Aller voir un film toute seule est une activité à laquelle je m’adonne de temps à autre, tel un petit léopard cinéphile quand ça l’arrange. C’est lors d’une de ces poussées solitaires que je me suis acheté un pass pour le Brussels Film Festival, durant lequel était projeté « Zivan Makes a Punk Festival » de Ognjen Glavonić.
Ce ne sont pas ces cheveux mais un superbe couvre-chef en fourrure hérité de son papy.
Zivan aka Jimmy est un Serbe plus si jeune que ça qui organise son festival punk pour la sixième fois dans un bled relativement proche de Belgrade. Sans vouloir d’emblée excommunier le type, je signalerais qu’à première vue (comme aux suivantes), il n’a pas l’air d’aimer le punk. Mais la démarche y est : collage d’affiches forcené, système D omniprésent et entrée pour le festival à 1 €. On est invité à y croire, donc. Et à faire abstraction du sentiment Borat’ien qui s’instille en nous dès les premières minutes.
Cependant, plus le film avance plus on se dit que Zivan n’est pas un fervent disciple du DIY mais plutôt un gros foireux qui s’est attiré la confiance d’habitués des foires au boudin. Parce que loin de nous faire rêver, les groupes présents dans le film sont moins inspirants
D’ailleurs, la phrase qu’il prononce le plus souvent n’est autre que « I didn’t organize that », qu’il s’agisse de prévoir des bières pour les groupes ou mieux, leur cachet. L’aspect financier est traité au compte-goutte ; la majorité du fric provenant d’un type du village dont on ne dit rien. Interrogé à ce sujet par le réalisateur, Zivan se montre excessivement vague et se contente de dire qu’il « respecte les personnes qui le financent ». Coucou, la mafia locale.
Au final, malgré un manque de prévoyance pathétique, Zivan parvient à défrayer tous les gens qui participent à sa soirée. Ce qui mérite une belle gommette dorée. Et à le voir gambader en ne manquant jamais une occasion de se présenter comme l’organisateur du festival, on se dit qu’il vendrait tout organe excédentaire si ça lui assurait de pouvoir tromper quelques heures la solitude de Pančevo.

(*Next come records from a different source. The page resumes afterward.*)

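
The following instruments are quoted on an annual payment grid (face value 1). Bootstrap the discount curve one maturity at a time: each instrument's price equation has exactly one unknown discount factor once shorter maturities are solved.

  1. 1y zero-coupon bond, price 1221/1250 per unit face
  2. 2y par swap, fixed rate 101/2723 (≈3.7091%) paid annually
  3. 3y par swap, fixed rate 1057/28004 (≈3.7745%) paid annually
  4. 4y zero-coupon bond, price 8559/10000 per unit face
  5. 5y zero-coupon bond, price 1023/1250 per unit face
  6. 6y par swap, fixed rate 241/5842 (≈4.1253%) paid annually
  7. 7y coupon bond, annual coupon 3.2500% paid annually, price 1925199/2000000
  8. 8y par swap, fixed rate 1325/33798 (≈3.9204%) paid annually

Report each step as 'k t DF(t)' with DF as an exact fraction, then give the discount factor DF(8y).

1 1 1221/1250
2 2 9293/10000
3 3 8943/10000
4 4 8559/10000
5 5 1023/1250
6 6 7831/10000
7 7 1917/2500
8 8 147/200
DF(8y) = 147/200 ≈ 0.735000

step 1 [1y] zero: DF = P = 1221/1250 ≈ 0.976800
step 2 [2y] swap r/1=101/2723: DF=(1 − 101/2723·(0.976800))/(1+101/2723) = 9293/10000 ≈ 0.929300
step 3 [3y] swap r/1=1057/28004: DF=(1 − 1057/28004·(0.976800+0.929300))/(1+1057/28004) = 8943/10000 ≈ 0.894300
step 4 [4y] zero: DF = P = 8559/10000 ≈ 0.855900
step 5 [5y] zero: DF = P = 1023/1250 ≈ 0.818400
step 6 [6y] swap r/1=241/5842: DF=(1 − 241/5842·(0.976800+0.929300+0.894300+0.855900+0.818400))/(1+241/5842) = 7831/10000 ≈ 0.783100
step 7 [7y] bond c/1=13/400: DF=(1925199/2000000 − 13/400·(0.976800+0.929300+0.894300+0.855900+0.818400+0.783100))/(1+13/400) = 1917/2500 ≈ 0.766800
step 8 [8y] swap r/1=1325/33798: DF=(1 − 1325/33798·(0.976800+0.929300+0.894300+0.855900+0.818400+0.783100+0.766800))/(1+1325/33798) = 147/200 ≈ 0.735000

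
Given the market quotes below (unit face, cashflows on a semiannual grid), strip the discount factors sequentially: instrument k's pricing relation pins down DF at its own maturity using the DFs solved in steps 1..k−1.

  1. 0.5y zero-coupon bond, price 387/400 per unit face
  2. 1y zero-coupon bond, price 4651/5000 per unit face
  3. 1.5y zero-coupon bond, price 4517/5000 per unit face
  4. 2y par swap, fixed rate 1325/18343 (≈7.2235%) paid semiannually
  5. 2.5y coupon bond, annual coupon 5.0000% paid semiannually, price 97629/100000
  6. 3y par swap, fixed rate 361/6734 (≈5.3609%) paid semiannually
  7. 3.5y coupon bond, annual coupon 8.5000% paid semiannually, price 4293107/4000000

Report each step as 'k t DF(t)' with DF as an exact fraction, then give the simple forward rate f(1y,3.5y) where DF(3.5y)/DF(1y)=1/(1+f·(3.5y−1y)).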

Avec ce premier film, Glavonic porte un regard exempt de moquerie sur un gars passionné peut-être, égocentrique c’est plus sûr. Car avant chaque prestation, il insiste pour gratifier un public clairsemé de ses slams avec conviction et double ration de clichés ennuyeux & misogynes. Outre cette pulsion scénique inexpliquée, Zivan confie qu’il a récemment effectué un séjour en psychiatrie. L’information ne paraît, au départ, pas ultra pertinente. Certes, il est un peu bizarre mais du genre rêveur débile sur les bords (dont le but ultime serait de mettre assez de thune de côté avec son festival pour s’acheter un chapeau encore plus beau que celui que son papy lui a légué). Pourtant, quand il prend le micro pour adresser ses remerciements à un terrain de foot on ne peut plus vide, un malaise (très) certain s’installe.
C’est la discussion finale entre Zivan et un de ses amis qui est la plus révélatrice des intentions du réalisateur. L’ami en question prend milles précautions pour faire admettre à Zivan que son projet n’est pas viable. Cohérent avec lui-même, Zivan insiste sur le fait qu’avec le temps et le minimum syndical niveau taf, son festival prendra de l’ampleur et lui permettra de vivre confortablement. Eh. Diplomate à la patience limitée, son ami l’informe que tout le monde le prend pour un con. Difficile à croire, tiens.